Samoan climate activist welcomes UN's recognition of children's rights
Auckland, NEW ZEALAND — A young Samoan climate activist says the UN's new guidance on children's rights to a clean, healthy and sustainable environment is "the first step to global change".
The UN Committee have affirmed for the first time that climate change is affecting children's rights to life, survival and development.
'General Comment No. 26' specifies that countries are responsible not only for protecting children's rights from immediate harm, but also for foreseeable violations of their rights in the future.
It found the climate emergency, collapse of biodiversity and pervasive pollution - "is an urgent and systemic threat to children's rights globally".
Children have been at the forefront of the fight against climate change, urging governments and corporations to take action to safeguard their lives and the future, said committee member Philip Jaffé.
Samoan-born Anvia Clarke, 17, is an environmental activist based in New Zealand. She has been a climate advocate since 10 years old. Growing up in Samoa, she helped to amplify Pacific youth voices about climate change.
"Children and young people have been calling on action for so long and I think this is one of the many things and sort of products of that action working."
Clarke was one of 12 global youth advisors on the inaugural Children's Advisory Team, established to facilitate youth consultations on children's rights, the environment and climate change.

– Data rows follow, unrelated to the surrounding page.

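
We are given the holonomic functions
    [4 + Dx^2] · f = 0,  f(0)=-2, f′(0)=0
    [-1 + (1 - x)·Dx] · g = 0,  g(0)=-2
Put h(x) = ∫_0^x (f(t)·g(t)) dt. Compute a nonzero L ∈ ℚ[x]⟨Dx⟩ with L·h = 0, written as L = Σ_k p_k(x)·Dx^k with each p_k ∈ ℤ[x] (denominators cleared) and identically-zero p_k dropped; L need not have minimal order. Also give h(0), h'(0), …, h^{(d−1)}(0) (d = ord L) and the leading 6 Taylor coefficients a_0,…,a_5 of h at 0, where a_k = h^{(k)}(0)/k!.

L = (-4 + 4·x)·Dx + 2·Dx^2 + (-1 + x)·Dx^3  (order 3).
h: a_k = 0, 4, 2, -4/3, -1, -4/15, …
ICs: h(0) = 0, h′(0) = 4, h′′(0) = 4.

f: a_k = -2, 0, 4, 0, -4/3, 0, …
g: a_k = -2, -2, -2, -2, -2, -2, …
Product ⇒ symmetric product L₀, ord ≤ 2.
h=∫₀ˣh₀: take L = L₀·Dx.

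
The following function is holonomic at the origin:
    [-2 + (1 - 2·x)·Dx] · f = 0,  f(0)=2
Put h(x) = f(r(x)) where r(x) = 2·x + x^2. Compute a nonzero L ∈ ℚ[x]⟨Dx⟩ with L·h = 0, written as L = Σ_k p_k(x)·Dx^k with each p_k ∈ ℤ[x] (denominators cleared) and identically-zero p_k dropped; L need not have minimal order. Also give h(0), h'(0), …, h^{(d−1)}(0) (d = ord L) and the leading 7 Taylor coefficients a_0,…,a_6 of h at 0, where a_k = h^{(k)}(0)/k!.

f: a_k = 2, 4, 8, 16, 32, 64, 128, …
f∘r: x↦r, Dx↦Dx/r' in L_f ⇒ L₀.
L = (4 + 4·x) + (-1 + 4·x + 2·x^2)·Dx  (order 1).
h: a_k = 2, 8, 36, 160, 712, 3168, 14096, …
ICs: h(0) = 2.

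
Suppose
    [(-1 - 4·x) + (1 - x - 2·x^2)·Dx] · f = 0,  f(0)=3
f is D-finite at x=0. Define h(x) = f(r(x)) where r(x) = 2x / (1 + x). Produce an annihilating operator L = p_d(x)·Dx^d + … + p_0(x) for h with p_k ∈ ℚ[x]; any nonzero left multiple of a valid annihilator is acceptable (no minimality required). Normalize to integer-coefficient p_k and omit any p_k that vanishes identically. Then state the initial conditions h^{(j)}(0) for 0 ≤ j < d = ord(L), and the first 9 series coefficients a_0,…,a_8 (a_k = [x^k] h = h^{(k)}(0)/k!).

L = (2 + 18·x) + (-1 - x + 9·x^2 + 9·x^3)·Dx  (order 1).
h: a_k = 3, 6, 30, 54, 270, 486, 2430, 4374, 21870, …
ICs: h(0) = 3.

f: a_k = 3, 3, 9, 15, 33, 63, 129, 255, 513, …
L₀ from L_f via x↦r, Dx↦r'^{-1}Dx.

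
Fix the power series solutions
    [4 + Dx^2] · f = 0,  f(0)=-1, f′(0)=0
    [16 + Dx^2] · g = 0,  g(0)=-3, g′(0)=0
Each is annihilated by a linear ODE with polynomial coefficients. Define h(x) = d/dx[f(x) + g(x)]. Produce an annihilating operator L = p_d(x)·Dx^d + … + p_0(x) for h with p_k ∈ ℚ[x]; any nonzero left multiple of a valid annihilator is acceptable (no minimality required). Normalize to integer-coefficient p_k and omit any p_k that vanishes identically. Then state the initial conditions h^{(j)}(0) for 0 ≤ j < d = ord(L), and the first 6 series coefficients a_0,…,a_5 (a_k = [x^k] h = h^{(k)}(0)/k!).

f: a_k = -1, 0, 2, 0, -2/3, 0, …
g: a_k = -3, 0, 24, 0, -32, 0, …
h₀=f+g: left-lcm gives L₀, ord ≤ 4.
h₀' ⇒ L via d/dx closure of L₀.
L = 64 + 20·Dx^2 + Dx^4  (order 4).
h: a_k = 0, 52, 0, -392/3, 0, 1544/15, …
ICs: h(0) = 0, h′(0) = 52, h′′(0) = 0, h′′′(0) = -784.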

She said the comments "create a framework" that hold 196 UN countries to account.
"They have recognised that there is a call and need for action," she said.
Countries that have ratified the UN child rights convention are urged to take immediate action including towards phasing out fossil fuels and shifting to renewable energy sources, improving air quality, ensuring access to clean water, and protecting biodiversity.

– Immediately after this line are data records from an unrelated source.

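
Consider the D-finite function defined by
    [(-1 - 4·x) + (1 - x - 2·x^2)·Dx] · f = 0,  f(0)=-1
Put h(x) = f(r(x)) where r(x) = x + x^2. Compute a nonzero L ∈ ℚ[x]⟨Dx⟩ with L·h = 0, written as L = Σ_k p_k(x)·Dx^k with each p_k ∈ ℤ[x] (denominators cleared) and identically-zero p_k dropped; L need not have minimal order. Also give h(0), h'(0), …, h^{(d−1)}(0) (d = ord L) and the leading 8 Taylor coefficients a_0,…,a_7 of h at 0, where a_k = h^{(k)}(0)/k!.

f: a_k = -1, -1, -3, -5, -11, -21, -43, -85, …
L₀ from L_f via x↦r, Dx↦r'^{-1}Dx.
L = (1 + 6·x + 12·x^2 + 8·x^3) + (-1 + x + 3·x^2 + 4·x^3 + 2·x^4)·Dx  (order 1).
h: a_k = -1, -1, -4, -11, -29, -80, -219, -597, …
ICs: h(0) = -1.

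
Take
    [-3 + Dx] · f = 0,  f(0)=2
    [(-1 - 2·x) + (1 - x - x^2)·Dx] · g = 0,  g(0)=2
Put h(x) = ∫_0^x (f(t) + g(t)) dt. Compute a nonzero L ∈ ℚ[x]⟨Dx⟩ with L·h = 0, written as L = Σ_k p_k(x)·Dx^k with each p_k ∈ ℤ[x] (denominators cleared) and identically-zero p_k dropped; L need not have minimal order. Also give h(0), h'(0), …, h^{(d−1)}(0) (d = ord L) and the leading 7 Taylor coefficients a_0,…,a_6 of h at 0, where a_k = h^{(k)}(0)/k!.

f: a_k = 2, 6, 9, 9, 27/4, 81/20, 81/40, …
g: a_k = 2, 2, 4, 6, 10, 16, 26, …
Weyl lclm of L_f,L_g ⇒ L₀ (ord ≤ 2).
h=∫₀ˣh₀: take L = L₀·Dx.
L = (3 + 9·x + 45·x^2 + 18·x^3)·Dx + (5 - 24·x - 15·x^2 + 18·x^3 + 9·x^4)·Dx^2 + (-2 + 7·x - 8·x^3 - 3·x^4)·Dx^3  (order 3).
h: a_k = 0, 4, 4, 13/3, 15/4, 67/20, 401/120, …
ICs: h(0) = 0, h′(0) = 4, h′′(0) = 8.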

A LOT TO LOSE FOR PACIFIC NATIONS
Clarke said Pacific Island nations have a lot to lose and larger nations responsible for emitting the most carbon emissions must take a stand to preserve the environment for future generations.

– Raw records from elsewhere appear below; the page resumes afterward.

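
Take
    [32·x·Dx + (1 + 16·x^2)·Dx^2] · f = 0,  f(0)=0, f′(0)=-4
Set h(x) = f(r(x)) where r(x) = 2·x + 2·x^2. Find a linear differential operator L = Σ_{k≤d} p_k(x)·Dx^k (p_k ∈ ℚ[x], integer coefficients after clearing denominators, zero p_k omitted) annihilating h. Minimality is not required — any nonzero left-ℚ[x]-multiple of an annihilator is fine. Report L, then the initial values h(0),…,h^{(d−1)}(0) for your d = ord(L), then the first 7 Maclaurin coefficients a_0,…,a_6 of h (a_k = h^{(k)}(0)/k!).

L = (-2 + 128·x + 512·x^2 + 768·x^3 + 384·x^4)·Dx + (1 + 2·x + 64·x^2 + 256·x^3 + 320·x^4 + 128·x^5)·Dx^2  (order 2).
h: a_k = 0, -8, -8, 512/3, 512, -30208/5, -97792/3, …
ICs: h(0) = 0, h′(0) = -8.

f: a_k = 0, -4, 0, 64/3, 0, -1024/5, 0, …
Substitute x→r, Dx→(1/r')Dx; clear ⇒ L₀.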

"The climate crisis is a child rights crisis," said Paloma Escudero, UNICEF Special Adviser on Advocacy for Child Rights and Climate Action.
Clarke worried future generations are at risk of not only losing their land but their "culture".
"We lose our ancient traditions ... we live off the land but we live for the land," she said.
For Islands like Tokelau and Tuvalu which are low lying atolls, if climate change continues, then "those communities risk losing their islands completely".
The committee received more than 16,000 contributions from children in 121 nations, who shared the effects of environmental degradation and climate change on their lives and communities.